World's in collision: 50 years of sci-fi from Gollancz

As the UK publisher Gollancz marks 50 years in the science-fiction business, the separation of fanatasy and 'proper' literature remains as wide as ever.

Powered by automated translation

Its books might feature deadly androids or cowardly wizards, but the history of the UK publishing company Gollancz reads like one of the fantastical stories with which it has become synonymous. Fifty years ago, its editor Hilary Rubenstein was so intrigued by a series of lectures given by Kingsley Amis on science fiction writing that he published them in book form as New Maps of Hell. Little did Rubenstein know what he had begun. In the five decades that followed, Gollancz has been responsible for some of the most exciting, groundbreaking and best-selling science fiction and fantasy writing.

Rubenstein quickly followed that first foray with The Drowned World - a prescient novel by a hopeful young writer detailing the effects of global warming. He was called JG Ballard, and neither Gollancz nor Ballard has looked back. This was the company that took a punt on publishing Frank Herbert's Dune in the UK - now thought to be the biggest-selling science fiction book ever. It has also published work by Arthur C Clarke, William Gibson and Terry Pratchett, and, although subsumed these days into the Orion Publishing Group, its contribution to science fiction and fantasy writing is stellar.

Gollancz marked the anniversary by asking readers to choose their favourite books from a list of 50, of which 10 are reissued this week in the classic yellow jackets that became the imprint's calling card back in the 1960s. Eric by Pratchett, Philip K Dick's Do Androids Dream of Electric Sheep?, I Am Legend by Richard Matheson and Dune have all made it - Clarke was not so lucky.

But this is a time to take stock as well as to celebrate. These are some of literature's biggest, most respected names. And yet it's still the case that science fiction and fantasy writing struggle to be taken seriously as literary forms. Even Margaret Atwood, whose post-apocalyptic novel Oryx and Crake was nominated for the Booker prize, prefers her work not to be filed under science fiction. "I call it speculative fiction," she told The National this year. "I have no real interest in writing about things with tentacles that talk."

It's a cynical thought, but perhaps Atwood was nominated because she had distanced herself from the science-fiction genre.
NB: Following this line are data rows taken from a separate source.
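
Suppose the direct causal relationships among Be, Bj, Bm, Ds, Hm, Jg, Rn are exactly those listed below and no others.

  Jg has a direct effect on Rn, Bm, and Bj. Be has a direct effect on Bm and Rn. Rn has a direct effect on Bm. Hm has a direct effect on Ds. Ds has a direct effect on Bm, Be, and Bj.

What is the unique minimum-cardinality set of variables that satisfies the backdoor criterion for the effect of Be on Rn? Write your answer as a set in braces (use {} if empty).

{}

Variables eligible for adjustment (non-descendants of Be, excluding Be and Rn): {Bj, Ds, Hm, Jg}.
Backdoor paths from Be to Rn:
  P1: Be <- Ds -> Bj <- Jg -> Rn
  P2: Be <- Ds -> Bj <- Jg -> Bm <- Rn
  P3: Be <- Ds -> Bm <- Jg -> Rn
  P4: Be <- Ds -> Bm <- Rn
Each backdoor path contains an unconditioned collider, so every path is already blocked with the empty conditioning set:
  P1: blocked at collider Bj (neither it nor any descendant is in the conditioning set).
  P2: blocked at collider Bj (neither it nor any descendant is in the conditioning set).
  P3: blocked at collider Bm (neither it nor any descendant is in the conditioning set).
  P4: blocked at collider Bm (neither it nor any descendant is in the conditioning set).
The empty set is therefore the unique smallest valid set.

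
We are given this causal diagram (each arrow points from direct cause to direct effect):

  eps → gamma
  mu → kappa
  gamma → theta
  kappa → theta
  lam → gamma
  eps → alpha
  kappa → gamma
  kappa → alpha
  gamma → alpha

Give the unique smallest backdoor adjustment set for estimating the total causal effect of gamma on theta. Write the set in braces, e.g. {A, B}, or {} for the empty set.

{kappa}

Variables eligible for adjustment (non-descendants of gamma, excluding gamma and theta): {eps, kappa, lam, mu}.
Backdoor paths from gamma to theta:
  P1: gamma <- eps -> alpha <- kappa -> theta
  P2: gamma <- kappa -> theta
The empty set is not sufficient: P2 (gamma <- kappa -> theta) has no collider blocking it and no conditioned non-collider, so it is open.
Try {kappa}:
  P1: blocked at collider alpha (neither it nor any descendant is in the conditioning set).
  P2: blocked at fork node kappa ∈ conditioning set.
{kappa} contains no descendant of gamma and blocks every backdoor path.
No other singleton works — e.g. {mu} leaves P2 open — so {kappa} is the unique smallest valid adjustment set.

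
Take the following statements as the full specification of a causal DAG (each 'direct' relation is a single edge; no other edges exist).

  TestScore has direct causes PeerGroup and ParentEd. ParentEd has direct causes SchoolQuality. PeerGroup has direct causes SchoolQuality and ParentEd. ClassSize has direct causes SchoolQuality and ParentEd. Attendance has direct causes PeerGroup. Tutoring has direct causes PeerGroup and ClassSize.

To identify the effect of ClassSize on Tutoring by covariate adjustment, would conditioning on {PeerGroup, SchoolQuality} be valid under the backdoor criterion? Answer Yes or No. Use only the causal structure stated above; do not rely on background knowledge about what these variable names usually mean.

Backdoor paths from ClassSize to Tutoring (paths whose first edge points into ClassSize):
  P1: ClassSize <- SchoolQuality -> ParentEd -> PeerGroup -> Tutoring
  P2: ClassSize <- SchoolQuality -> ParentEd -> TestScore <- PeerGroup -> Tutoring
  P3: ClassSize <- SchoolQuality -> PeerGroup -> Tutoring
  P4: ClassSize <- ParentEd <- SchoolQuality -> PeerGroup -> Tutoring
  P5: ClassSize <- ParentEd -> PeerGroup -> Tutoring
  P6: ClassSize <- ParentEd -> TestScore <- PeerGroup -> Tutoring
Condition 1 (no descendant of ClassSize in the set): holds — descendants of ClassSize are {Tutoring}; none are in {PeerGroup, SchoolQuality}.
Condition 2 (every backdoor path blocked by {PeerGroup, SchoolQuality}):
  P1: blocked at fork node SchoolQuality ∈ conditioning set.
  P2: blocked at fork node SchoolQuality ∈ conditioning set.
  P3: blocked at fork node SchoolQuality ∈ conditioning set.
  P4: blocked at fork node SchoolQuality ∈ conditioning set.
  P5: blocked at chain node PeerGroup ∈ conditioning set.
  P6: blocked at collider TestScore (neither it nor any descendant is in the conditioning set).
{PeerGroup, SchoolQuality} satisfies the backdoor criterion.

Yes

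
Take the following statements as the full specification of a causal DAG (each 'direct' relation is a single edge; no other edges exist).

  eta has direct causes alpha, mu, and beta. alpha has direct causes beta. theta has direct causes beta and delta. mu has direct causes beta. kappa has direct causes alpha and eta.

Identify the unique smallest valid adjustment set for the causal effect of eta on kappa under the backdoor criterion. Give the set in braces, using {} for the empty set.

Variables eligible for adjustment (non-descendants of eta, excluding eta and kappa): {alpha, beta, delta, mu, theta}.
Backdoor paths from eta to kappa:
  P1: eta <- beta -> alpha -> kappa
  P2: eta <- mu <- beta -> alpha -> kappa
  P3: eta <- alpha -> kappa
The empty set is not sufficient: P1 (eta <- beta -> alpha -> kappa) has no collider blocking it and no conditioned non-collider, so it is open.
Try {alpha}:
  P1: blocked at chain node alpha ∈ conditioning set.
  P2: blocked at chain node alpha ∈ conditioning set.
  P3: blocked at fork node alpha ∈ conditioning set.
{alpha} contains no descendant of eta and blocks every backdoor path.
No other singleton works — e.g. {beta} leaves P3 open — so {alpha} is the unique smallest valid adjustment set.

{alpha}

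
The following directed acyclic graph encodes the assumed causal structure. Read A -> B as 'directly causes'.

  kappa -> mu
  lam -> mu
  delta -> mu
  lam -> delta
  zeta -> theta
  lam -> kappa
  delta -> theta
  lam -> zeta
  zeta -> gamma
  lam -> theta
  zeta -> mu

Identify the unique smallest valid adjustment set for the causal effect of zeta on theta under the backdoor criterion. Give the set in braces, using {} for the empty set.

Variables eligible for adjustment (non-descendants of zeta, excluding zeta and theta): {delta, kappa, lam}.
Backdoor paths from zeta to theta:
  P1: zeta <- lam -> kappa -> mu <- delta -> theta
  P2: zeta <- lam -> delta -> theta
  P3: zeta <- lam -> mu <- delta -> theta
  P4: zeta <- lam -> theta
The empty set is not sufficient: P2 (zeta <- lam -> delta -> theta) has no collider blocking it and no conditioned non-collider, so it is open.
Try {lam}:
  P1: blocked at fork node lam ∈ conditioning set.
  P2: blocked at fork node lam ∈ conditioning set.
  P3: blocked at fork node lam ∈ conditioning set.
  P4: blocked at fork node lam ∈ conditioning set.
{lam} contains no descendant of zeta and blocks every backdoor path.
No other singleton works — e.g. {kappa} leaves P2 open — so {lam} is the unique smallest valid adjustment set.

{lam}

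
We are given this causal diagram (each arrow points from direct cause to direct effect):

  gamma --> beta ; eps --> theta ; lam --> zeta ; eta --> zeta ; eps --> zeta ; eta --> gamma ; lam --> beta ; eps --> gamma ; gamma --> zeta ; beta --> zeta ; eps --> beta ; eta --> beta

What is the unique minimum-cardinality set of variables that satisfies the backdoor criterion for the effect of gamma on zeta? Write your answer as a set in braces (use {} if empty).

{eps, eta}

Variables eligible for adjustment (non-descendants of gamma, excluding gamma and zeta): {eps, eta, lam, theta}.
Backdoor paths from gamma to zeta:
  P1: gamma <- eps -> beta <- lam -> zeta
  P2: gamma <- eps -> beta <- eta -> zeta
  P3: gamma <- eps -> beta -> zeta
  P4: gamma <- eps -> zeta
  P5: gamma <- eta -> beta <- lam -> zeta
  P6: gamma <- eta -> beta <- eps -> zeta
  P7: gamma <- eta -> beta -> zeta
  P8: gamma <- eta -> zeta
The empty set is not sufficient: P3 (gamma <- eps -> beta -> zeta) has no collider blocking it and no conditioned non-collider, so it is open.
Try {eps, eta}:
  P1: blocked at fork node eps ∈ conditioning set.
  P2: blocked at fork node eps ∈ conditioning set.
  P3: blocked at fork node eps ∈ conditioning set.
  P4: blocked at fork node eps ∈ conditioning set.
  P5: blocked at fork node eta ∈ conditioning set.
  P6: blocked at fork node eta ∈ conditioning set.
  P7: blocked at fork node eta ∈ conditioning set.
  P8: blocked at fork node eta ∈ conditioning set.
{eps, eta} contains no descendant of gamma and blocks every backdoor path.
Every element of {eps, eta} is needed (dropping eps leaves P3 open; dropping eta leaves P7 open), so no proper subset is valid.
Among all size-2 subsets of the eligible variables, only {eps, eta} blocks every backdoor path, so it is the unique smallest valid adjustment set.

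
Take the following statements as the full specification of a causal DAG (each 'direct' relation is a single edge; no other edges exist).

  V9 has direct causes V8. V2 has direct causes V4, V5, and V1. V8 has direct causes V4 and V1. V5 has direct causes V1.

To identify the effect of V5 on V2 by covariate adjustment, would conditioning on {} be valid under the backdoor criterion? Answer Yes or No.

Backdoor paths from V5 to V2 (paths whose first edge points into V5):
  P1: V5 <- V1 -> V2
  P2: V5 <- V1 -> V8 <- V4 -> V2
Condition 1 (no descendant of V5 in the set): holds — descendants of V5 are {V2}; none are in {}.
Condition 2 (every backdoor path blocked by {}):
  P1: open — no interior node is in the conditioning set.
  P2: blocked at collider V8 (neither it nor any descendant is in the conditioning set).
{} does not satisfy the backdoor criterion.

No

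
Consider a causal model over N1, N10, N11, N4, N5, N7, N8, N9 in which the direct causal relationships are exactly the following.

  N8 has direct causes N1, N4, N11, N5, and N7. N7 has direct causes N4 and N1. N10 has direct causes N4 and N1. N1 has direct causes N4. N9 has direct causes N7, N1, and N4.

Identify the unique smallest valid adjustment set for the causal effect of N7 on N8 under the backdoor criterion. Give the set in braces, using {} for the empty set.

Variables eligible for adjustment (non-descendants of N7, excluding N7 and N8): {N1, N10, N11, N4, N5}.
Backdoor paths from N7 to N8:
  P1: N7 <- N4 -> N1 -> N8
  P2: N7 <- N4 -> N10 <- N1 -> N8
  P3: N7 <- N4 -> N9 <- N1 -> N8
  P4: N7 <- N4 -> N8
  P5: N7 <- N1 <- N4 -> N8
  P6: N7 <- N1 -> N10 <- N4 -> N8
  P7: N7 <- N1 -> N9 <- N4 -> N8
  P8: N7 <- N1 -> N8
The empty set is not sufficient: P1 (N7 <- N4 -> N1 -> N8) has no collider blocking it and no conditioned non-collider, so it is open.
Try {N1, N4}:
  P1: blocked at fork node N4 ∈ conditioning set.
  P2: blocked at fork node N4 ∈ conditioning set.
  P3: blocked at fork node N4 ∈ conditioning set.
  P4: blocked at fork node N4 ∈ conditioning set.
  P5: blocked at chain node N1 ∈ conditioning set.
  P6: blocked at fork node N1 ∈ conditioning set.
  P7: blocked at fork node N1 ∈ conditioning set.
  P8: blocked at fork node N1 ∈ conditioning set.
{N1, N4} contains no descendant of N7 and blocks every backdoor path.
Every element of {N1, N4} is needed (dropping N1 leaves P8 open; dropping N4 leaves P4 open), so no proper subset is valid.
Among all size-2 subsets of the eligible variables, only {N1, N4} blocks every backdoor path, so it is the unique smallest valid adjustment set.

{N1, N4}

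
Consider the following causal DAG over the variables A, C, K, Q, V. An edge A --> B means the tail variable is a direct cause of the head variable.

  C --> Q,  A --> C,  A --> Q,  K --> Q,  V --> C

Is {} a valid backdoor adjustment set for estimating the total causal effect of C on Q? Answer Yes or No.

No

Backdoor paths from C to Q (paths whose first edge points into C):
  P1: C <- A -> Q
Condition 1 (no descendant of C in the set): holds — descendants of C are {Q}; none are in {}.
Condition 2 (every backdoor path blocked by {}):
  P1: open — no interior node is in the conditioning set.
{} does not satisfy the backdoor criterion.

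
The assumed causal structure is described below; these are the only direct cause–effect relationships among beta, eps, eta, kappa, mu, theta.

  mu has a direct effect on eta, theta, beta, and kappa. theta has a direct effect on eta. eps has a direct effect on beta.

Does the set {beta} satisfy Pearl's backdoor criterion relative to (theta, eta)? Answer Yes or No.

Backdoor paths from theta to eta (paths whose first edge points into theta):
  P1: theta <- mu -> eta
Condition 1 (no descendant of theta in the set): holds — descendants of theta are {eta}; none are in {beta}.
Condition 2 (every backdoor path blocked by {beta}):
  P1: open — no interior node is in the conditioning set.
{beta} does not satisfy the backdoor criterion.

No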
Recognition from a literary judging panel is hardly the be-all and end-all: the likes of George RR Martin - the multimillion-selling author of the series of books adapted to huge acclaim as the television series Game of Thrones - hardly need the publicity that a Pulitzer or a Booker prize would provide. Still, it does seem odd that the Booker longlist this year once again celebrates historical novels, century-spanning epics and psychological dramas, but not the sheer invention and daring storytelling present in, say,China Mieville's Embassytown. It is a novel as competently and thrillingly written as most of the books on the list - it just happens to be set on the planet Arieka.

"Science fiction certainly has become a lot more literary in its ambitions," says Marcus Gipps, a current editor at Gollancz. "But that hasn't quite happened with fantasy yet, probably because many potential authors see Tolkien as something of a dead end as far as how the genre is represented. But what's interesting is how many established authors do 'dabble', for want of a better word, in science fiction. Look at Will Self, Margaret Atwood or Cormac McCarthy."

Science fiction is probably more enticing for a literary novelist because it deals in ideas which often have some dystopian human element - take George Orwell's Nineteen Eighty-four - whereas fantasy can often get bogged down in dreaming up another Middle Earth. But when the Booker winner AS Byatt declares Pratchett her hero, as she did at the Edinburgh International Book Festival last month, perhaps things are changing in that realm, too.

"Yes, and we publish some fantasy authors who would certainly consider themselves literary," adds Gipps. "Someone like Graham Joyce, for example, may not be writing stories with giant quests in them like Tolkien, but the books are still fantastical in scope and his reputation is well-deserved."

Joyce's settings are as diverse as a haunted Jerusalem (Requiem) and the French Alps (his latest book, The Silent Land), so nobody could accuse him of pandering to fantasy or science fiction cliché either. In fact, we may be entering a new phase of more literal writing - last week, Nasa trumpeted a new partnership with the science-fiction publisher Tor/Forge Books to produce a range of "scientifically accurate and entertaining" novels.

Gollancz, meanwhile, will continue to publish the best science fiction and fantasy it comes across, whether it's scientifically plausible or not.

"You know, I'm told people used to track down those yellow jackets in bookshops as soon as they were published," says Gipps. "And what's so encouraging is that many of these books still sell very well, decades on."

Which, in the end, is a seal of approval a literary prize can never quite bestow.

The Gollancz 50 Top Ten is now available.